Kebijakan masuk sekolah pukul 05.00 pagi WITA untuk SMA/SMK di Nusa Tenggara Timur (NTT), yang mulai dilaksanakan beberapa sekolah setempat pekan ini.
Victor Laiskodat Gubernur NTT sebagai penggagas kebijakan mengatakan, alasan dimajukannya jam masuk sekolah itu itu untuk membentuk karakter siswa/remaja lebih disiplin.
“Anak itu harus dibiasakan bangun pukul 04.00 WITA. Pukul 04.30 WITA, mereka sudah harus jalan ke sekolah sehingga pukul 05.00 WITA sudah harus di sekolah. Supaya apa? Itu etos kerja,” ujar Viktor dalam video yang vital di media sosial, Kamis (23/2/2023) lalu.
Selain itu, Viktor mengungkapkan tujuan lain kebijakan itu diberlakukan agar remaja/siswa yang ingin melanjutkan ke jenjang seperti kuliah di PTN, hingga mendaftar Akpol/Akmil mentalnya lebih siap.
Kebijakan tersebut tentu dikritik banyak pihak, mulai orang tua, perhimpunan guru, Anggota DPR RI, hingga psikolog yang turut khawatir kalau mental remaja.

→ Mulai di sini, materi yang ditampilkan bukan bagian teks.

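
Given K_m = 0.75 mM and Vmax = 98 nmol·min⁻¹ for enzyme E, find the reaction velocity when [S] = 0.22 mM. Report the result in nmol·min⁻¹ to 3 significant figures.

v = Vmax·[S]/(Km + [S]) = 98 × 0.22 / (0.75 + 0.22)
  = 21.56 / 0.9700 = 22.2 nmol·min⁻¹.

22.2 nmol·min⁻¹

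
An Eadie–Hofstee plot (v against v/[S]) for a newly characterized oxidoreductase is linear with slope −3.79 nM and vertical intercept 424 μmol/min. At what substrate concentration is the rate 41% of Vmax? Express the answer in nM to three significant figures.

The Eadie–Hofstee slope gives Km = 3.79 nM (slope = −Km).
v/Vmax = [S]/(Km+[S]) = 0.41 ⇒ [S] = Km·0.41/(1−0.41) = 3.79 × 0.6949 = 2.63 nM.

2.63 nM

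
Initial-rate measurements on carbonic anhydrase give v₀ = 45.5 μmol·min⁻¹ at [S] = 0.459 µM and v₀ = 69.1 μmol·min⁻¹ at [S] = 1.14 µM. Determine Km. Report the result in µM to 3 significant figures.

0.613 µM

In reciprocal form, 1/v = (Km/Vmax)·(1/[S]) + 1/Vmax. The two points give (1/[S], 1/v) = (2.179, 0.02198) and (0.8772, 0.01447).
Slope = (0.02198 − 0.01447)/(2.179 − 0.8772) = 0.005768; intercept = 0.02198 − 0.005768×2.179 = 0.009413.
Vmax = 1/intercept = 106 μmol·min⁻¹; Km = slope × Vmax = 0.005768 × 106 = 0.613 µM.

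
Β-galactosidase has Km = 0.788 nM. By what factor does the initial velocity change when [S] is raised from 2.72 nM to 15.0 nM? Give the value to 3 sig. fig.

The fractional saturations are [S]/(Km+[S]) = 2.72/3.508 = 0.7754 and 15.0/15.79 = 0.9501.
v₂/v₁ is just their ratio: 0.9501/0.7754 = 1.23.

1.23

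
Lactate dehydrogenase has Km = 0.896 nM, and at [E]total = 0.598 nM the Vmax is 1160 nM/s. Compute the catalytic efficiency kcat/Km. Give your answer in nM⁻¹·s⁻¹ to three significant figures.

2160 nM⁻¹·s⁻¹

kcat = Vmax/[E]total = 1160/0.598 = 1940 s⁻¹.
kcat/Km = 1940/0.896 = 2160 nM⁻¹·s⁻¹.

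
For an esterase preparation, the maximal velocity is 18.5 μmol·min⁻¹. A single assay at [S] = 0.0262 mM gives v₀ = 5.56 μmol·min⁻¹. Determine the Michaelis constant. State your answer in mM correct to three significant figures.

From v = Vmax[S]/(Km+[S]), Km = [S](Vmax − v)/v.
Km = 0.0262 × (18.5 − 5.56) / 5.56 = 0.3390/5.56 = 0.0610 mM.

0.0610 mM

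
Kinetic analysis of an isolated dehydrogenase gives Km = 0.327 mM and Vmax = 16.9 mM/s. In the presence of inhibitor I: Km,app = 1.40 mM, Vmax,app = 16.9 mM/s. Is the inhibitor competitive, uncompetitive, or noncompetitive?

Km increases (0.327 → 1.40 mM) while Vmax is unchanged — the hallmark of competitive inhibition.

competitive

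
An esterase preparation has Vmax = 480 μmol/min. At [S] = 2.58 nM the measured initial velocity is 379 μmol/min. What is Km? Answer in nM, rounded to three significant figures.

From v = Vmax[S]/(Km+[S]), Km = [S](Vmax − v)/v.
Km = 2.58 × (480 − 379) / 379 = 260.6/379 = 0.688 nM.

0.688 nM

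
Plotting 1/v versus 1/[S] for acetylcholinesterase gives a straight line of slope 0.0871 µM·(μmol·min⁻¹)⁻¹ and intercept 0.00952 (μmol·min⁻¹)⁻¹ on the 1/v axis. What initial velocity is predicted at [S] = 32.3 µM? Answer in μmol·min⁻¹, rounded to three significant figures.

The y-intercept is 1/Vmax, so Vmax = 1/0.00952 = 105 μmol·min⁻¹.
The slope is Km/Vmax, so Km = 0.0871 × 105 = 9.15 µM.
Then v = 105 × 32.3/(9.15 + 32.3) = 81.9 μmol·min⁻¹.

81.9 μmol·min⁻¹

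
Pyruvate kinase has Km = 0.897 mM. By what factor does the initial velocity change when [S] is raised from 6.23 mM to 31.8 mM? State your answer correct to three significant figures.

1.11

Since Vmax cancels, v₂/v₁ = [S]₂(Km+[S]₁) / [S]₁(Km+[S]₂).
= 31.8×(0.897+6.23) / (6.23×(0.897+31.8)) = 226.6/203.7 = 1.11.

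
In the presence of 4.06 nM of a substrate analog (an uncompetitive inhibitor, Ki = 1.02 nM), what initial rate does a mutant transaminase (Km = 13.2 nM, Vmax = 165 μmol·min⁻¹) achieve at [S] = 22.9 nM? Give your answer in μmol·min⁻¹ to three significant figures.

29.7 μmol·min⁻¹

With α = 1 + [I]/Ki = 1 + 4.06/1.02 = 4.980, the uncompetitive rate law is v = (Vmax/α)·[S] / (Km/α + [S]).
v = (165/4.980)×22.9 / (13.2/4.980 + 22.9) = 758.7/25.55 = 29.7 μmol·min⁻¹.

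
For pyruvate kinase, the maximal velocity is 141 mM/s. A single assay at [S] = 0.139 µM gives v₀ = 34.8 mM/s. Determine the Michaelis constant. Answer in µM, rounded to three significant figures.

0.424 µM

v/Vmax = 34.8/141 = 0.2468 = [S]/(Km+[S]).
So Km + [S] = [S]/0.2468 = 0.5632 µM, giving Km = 0.5632 − 0.139 = 0.424 µM.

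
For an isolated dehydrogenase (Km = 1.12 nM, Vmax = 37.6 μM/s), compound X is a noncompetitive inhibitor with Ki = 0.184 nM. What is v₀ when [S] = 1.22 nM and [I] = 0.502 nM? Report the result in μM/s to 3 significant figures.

α = 1 + [I]/Ki = 1 + 0.502/0.184 = 3.728.
For a noncompetitive inhibitor, Vmax is reduced to Vmax/α while Km is unchanged: Km,app = 1.12 nM, Vmax,app = 10.1 μM/s.
v = Vmax,app·[S]/(Km,app + [S]) = 10.1 × 1.22/(1.12 + 1.22) = 5.26 μM/s.

5.26 μM/s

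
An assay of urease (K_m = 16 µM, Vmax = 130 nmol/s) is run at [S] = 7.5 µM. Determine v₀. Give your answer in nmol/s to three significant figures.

v = Vmax·[S]/(Km + [S]) = 130 × 7.5 / (16 + 7.5)
  = 975.0 / 23.50 = 41.5 nmol/s.

41.5 nmol/s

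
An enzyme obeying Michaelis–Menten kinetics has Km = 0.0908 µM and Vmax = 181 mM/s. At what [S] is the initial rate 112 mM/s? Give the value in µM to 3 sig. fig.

0.147 µM

The required fractional saturation is v/Vmax = 112/181 = 0.6188.
Then [S]/(Km+[S]) = 0.6188 ⇒ [S] = 0.0908 × 0.6188/(1 − 0.6188) = 0.147 µM.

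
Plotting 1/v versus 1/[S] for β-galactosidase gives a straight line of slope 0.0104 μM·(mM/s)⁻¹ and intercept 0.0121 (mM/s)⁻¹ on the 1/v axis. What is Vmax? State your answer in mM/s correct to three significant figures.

The y-intercept of a Lineweaver–Burk plot equals 1/Vmax, so Vmax = 1/0.0121 = 82.6 mM/s.

82.6 mM/s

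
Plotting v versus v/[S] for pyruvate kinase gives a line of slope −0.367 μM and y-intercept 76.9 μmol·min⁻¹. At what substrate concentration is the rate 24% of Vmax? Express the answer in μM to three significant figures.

The Eadie–Hofstee slope gives Km = 0.367 μM (slope = −Km).
v/Vmax = [S]/(Km+[S]) = 0.24 ⇒ [S] = Km·0.24/(1−0.24) = 0.367 × 0.3158 = 0.116 μM.

0.116 μM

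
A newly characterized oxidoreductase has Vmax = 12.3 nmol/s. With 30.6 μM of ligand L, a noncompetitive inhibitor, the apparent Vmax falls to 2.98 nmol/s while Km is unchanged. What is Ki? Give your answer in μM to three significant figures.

Noncompetitive: Vmax,app = Vmax/α with α = 1 + [I]/Ki.
α = Vmax/Vmax,app = 12.3/2.98 = 4.128.
Ki = [I]/(α − 1) = 30.6/3.128 = 9.78 μM.

9.78 μM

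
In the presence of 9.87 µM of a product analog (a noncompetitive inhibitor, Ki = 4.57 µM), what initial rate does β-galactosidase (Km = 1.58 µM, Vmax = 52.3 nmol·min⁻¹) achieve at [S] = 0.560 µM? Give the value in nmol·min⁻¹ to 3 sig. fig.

4.33 nmol·min⁻¹

With α = 1 + [I]/Ki = 1 + 9.87/4.57 = 3.160, the noncompetitive rate law is v = (Vmax/α)·[S] / (Km + [S]).
v = (52.3/3.160)×0.560 / (1.58 + 0.560) = 9.269/2.140 = 4.33 nmol·min⁻¹.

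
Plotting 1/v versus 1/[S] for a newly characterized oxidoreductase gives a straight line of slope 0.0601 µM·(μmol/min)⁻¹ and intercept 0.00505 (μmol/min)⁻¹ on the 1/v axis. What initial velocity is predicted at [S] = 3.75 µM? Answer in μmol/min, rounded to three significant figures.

47.4 μmol/min

The y-intercept is 1/Vmax, so Vmax = 1/0.00505 = 198 μmol/min.
The slope is Km/Vmax, so Km = 0.0601 × 198 = 11.9 µM.
Then v = 198 × 3.75/(11.9 + 3.75) = 47.4 μmol/min.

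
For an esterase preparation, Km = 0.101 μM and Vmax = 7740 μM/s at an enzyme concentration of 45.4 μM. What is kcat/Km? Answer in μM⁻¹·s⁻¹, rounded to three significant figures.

kcat = Vmax/[E]total = 7740/45.4 = 170 s⁻¹.
kcat/Km = 170/0.101 = 1690 μM⁻¹·s⁻¹.

1690 μM⁻¹·s⁻¹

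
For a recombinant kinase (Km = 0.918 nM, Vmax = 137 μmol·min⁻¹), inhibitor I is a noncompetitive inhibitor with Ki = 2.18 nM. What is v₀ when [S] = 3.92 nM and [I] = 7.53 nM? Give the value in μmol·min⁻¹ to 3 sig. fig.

With α = 1 + [I]/Ki = 1 + 7.53/2.18 = 4.454, the noncompetitive rate law is v = (Vmax/α)·[S] / (Km + [S]).
v = (137/4.454)×3.92 / (0.918 + 3.92) = 120.6/4.838 = 24.9 μmol·min⁻¹.

24.9 μmol·min⁻¹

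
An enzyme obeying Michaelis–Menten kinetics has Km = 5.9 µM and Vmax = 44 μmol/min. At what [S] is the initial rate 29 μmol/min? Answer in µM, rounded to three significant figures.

11.4 µM

The required fractional saturation is v/Vmax = 29/44 = 0.6591.
Then [S]/(Km+[S]) = 0.6591 ⇒ [S] = 5.9 × 0.6591/(1 − 0.6591) = 11.4 µM.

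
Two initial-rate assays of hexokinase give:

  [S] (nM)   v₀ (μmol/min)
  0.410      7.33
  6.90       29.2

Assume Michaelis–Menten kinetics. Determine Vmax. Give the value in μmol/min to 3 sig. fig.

From v = Vmax[S]/(Km+[S]), each point gives Vmax = v(Km+[S])/[S].
Equating: 7.33(Km+0.410)/0.410 = 29.2(Km+6.90)/6.90.
17.88·Km + 7.33 = 4.232·Km + 29.2, so (17.88 − 4.232)·Km = 29.2 − 7.33.
Km = 21.87/13.65 = 1.60 nM; then Vmax = 7.33(1.60+0.410)/0.410 = 36.0 μmol/min.

36.0 μmol/min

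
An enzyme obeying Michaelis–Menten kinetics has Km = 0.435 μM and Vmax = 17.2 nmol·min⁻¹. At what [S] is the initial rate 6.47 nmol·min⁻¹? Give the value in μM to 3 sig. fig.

0.262 μM

Rearranging v = Vmax[S]/(Km+[S]) gives [S] = Km·v/(Vmax − v).
[S] = 0.435 × 6.47 / (17.2 − 6.47) = 2.814/10.73 = 0.262 μM.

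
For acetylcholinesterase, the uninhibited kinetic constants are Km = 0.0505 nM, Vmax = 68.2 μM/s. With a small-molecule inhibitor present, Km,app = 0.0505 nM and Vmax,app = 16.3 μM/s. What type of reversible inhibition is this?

Vmax decreases (68.2 → 16.3 μM/s) while Km is unchanged — pure noncompetitive inhibition.

noncompetitive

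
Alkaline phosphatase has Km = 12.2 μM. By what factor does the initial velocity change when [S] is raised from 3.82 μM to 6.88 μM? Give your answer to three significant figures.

Since Vmax cancels, v₂/v₁ = [S]₂(Km+[S]₁) / [S]₁(Km+[S]₂).
= 6.88×(12.2+3.82) / (3.82×(12.2+6.88)) = 110.2/72.89 = 1.51.

1.51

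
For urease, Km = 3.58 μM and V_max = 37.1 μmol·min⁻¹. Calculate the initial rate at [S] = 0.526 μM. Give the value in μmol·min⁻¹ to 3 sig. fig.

[S]/(Km+[S]) = 0.526/4.106 = 0.1281, the fractional saturation.
v = 0.1281 × Vmax = 0.1281 × 37.1 = 4.75 μmol·min⁻¹.

4.75 μmol·min⁻¹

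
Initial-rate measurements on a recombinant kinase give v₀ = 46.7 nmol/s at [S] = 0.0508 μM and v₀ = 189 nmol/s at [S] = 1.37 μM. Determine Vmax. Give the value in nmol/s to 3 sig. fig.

In reciprocal form, 1/v = (Km/Vmax)·(1/[S]) + 1/Vmax. The two points give (1/[S], 1/v) = (19.69, 0.02141) and (0.7299, 0.005291).
Slope = (0.02141 − 0.005291)/(19.69 − 0.7299) = 0.0008506; intercept = 0.02141 − 0.0008506×19.69 = 0.004670.
Vmax = 1/intercept = 214 nmol/s; Km = slope × Vmax = 0.0008506 × 214 = 0.182 μM.

214 nmol/s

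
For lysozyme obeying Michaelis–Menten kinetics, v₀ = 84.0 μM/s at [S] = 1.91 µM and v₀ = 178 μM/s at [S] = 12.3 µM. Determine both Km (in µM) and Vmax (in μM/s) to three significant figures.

Km = 3.19 µM; Vmax = 224 μM/s

In reciprocal form, 1/v = (Km/Vmax)·(1/[S]) + 1/Vmax. The two points give (1/[S], 1/v) = (0.5236, 0.01190) and (0.08130, 0.005618).
Slope = (0.01190 − 0.005618)/(0.5236 − 0.08130) = 0.01422; intercept = 0.01190 − 0.01422×0.5236 = 0.004462.
Vmax = 1/intercept = 224 μM/s; Km = slope × Vmax = 0.01422 × 224 = 3.19 µM.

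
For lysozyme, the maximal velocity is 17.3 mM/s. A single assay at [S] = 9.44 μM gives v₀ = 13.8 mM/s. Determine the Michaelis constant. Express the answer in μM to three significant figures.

From v = Vmax[S]/(Km+[S]), Km = [S](Vmax − v)/v.
Km = 9.44 × (17.3 − 13.8) / 13.8 = 33.04/13.8 = 2.39 μM.

2.39 μM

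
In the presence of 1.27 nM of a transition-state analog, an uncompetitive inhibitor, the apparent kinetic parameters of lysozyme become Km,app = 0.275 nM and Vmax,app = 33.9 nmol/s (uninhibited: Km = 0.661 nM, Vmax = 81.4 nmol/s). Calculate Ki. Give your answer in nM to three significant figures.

Uncompetitive: Vmax,app = Vmax/α (and Km,app = Km/α) with α = 1 + [I]/Ki.
α = Vmax/Vmax,app = 81.4/33.9 = 2.401.
Ki = [I]/(α − 1) = 1.27/1.401 = 0.906 nM.

0.906 nM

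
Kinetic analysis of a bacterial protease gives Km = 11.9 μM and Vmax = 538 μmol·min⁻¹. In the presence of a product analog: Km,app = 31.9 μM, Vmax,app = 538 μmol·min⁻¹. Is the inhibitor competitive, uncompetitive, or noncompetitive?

Km increases (11.9 → 31.9 μM) while Vmax is unchanged — the hallmark of competitive inhibition.

competitive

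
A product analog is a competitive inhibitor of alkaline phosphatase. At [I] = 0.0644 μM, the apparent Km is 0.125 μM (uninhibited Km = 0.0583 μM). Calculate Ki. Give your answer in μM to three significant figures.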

Hal itu diutarakan Naftalia Kusumawardhani Psikolog Remaja Rumah Sakit Mitra Keluarga Waru Sidoarjo, dalam program Wawasan Suara Surabaya, Kamis (2/3/2023).
“Niatnya sih bagus membuat remaja lebih disiplin, tapi perlu diingat mereka (remaja) yang rentan usia 16-18 tahun memasuki puncak pertumbuhan, dimana ada siklus sirkadian (siklus tidur-bangun yang berulang setiap 24 jam) yang tidak boleh terganggu,” ucapnya.
“Kalau siklus dan jam istirahat mereka terganggu, maka dampaknya bukan hanya ke fisik yang kurang bugar, tapi ke mental,” imbuh Naftalia.
Menurutnya gangguan mental tersebut bisa dipicu dari masalah psikologi, semisal konflik dengan keluarga setiap pagi antara orang tua dan anak. Pengaruh jam sekolah yang terlalu pagi, memungkinkan orang tua harus bekerja lebih ekstra.
Padahal, selain lingkungan dan sekolah, keluarga punya peran besar untuk pembentukan karakter pada remaja/siswa.
“Orang tua bertengkar dengan anak. Kemudian si anak muncul rasa tidak nyaman di sekolah karena dipaksa berangkat lebih pagi, belajar dan duduk lebih lama juga,” terangnya.
Untuk itu, Psikolog Remaja itu berharap agar pemerintah setempat menyediakan tidak hanya sarana penunjang belajar, tapi juga bentuk pendampingan psikologis kalau sewaktu-waktu ada banyak siswa/keluarga yang mengalami masalah tersebut.
Sebagai informasi, Suara Surabaya Media, Kamis (2/3/2023), melakukan polling dalam Program Wawasan terkait “bisa tidaknya sekolah lebih pagi membentuk karakter siswa”.
Hasilnya, dari data Gate Keeper Suara Surabaya sebanyak 24 dari 38 pendengar (63 persen) memilih bisa, sedangkan 14 sisanya (37 persen) memilih tidak bisa.
Sementara untuk polling di instagram, mayoritas responden yakni 278 dari total 378 (74 persen) memilih sekolah lebih pagi tidak bisa membentuk karakter siswa, sedangkan 100 sisanya (26 persen) memilih bisa. (bil/rst)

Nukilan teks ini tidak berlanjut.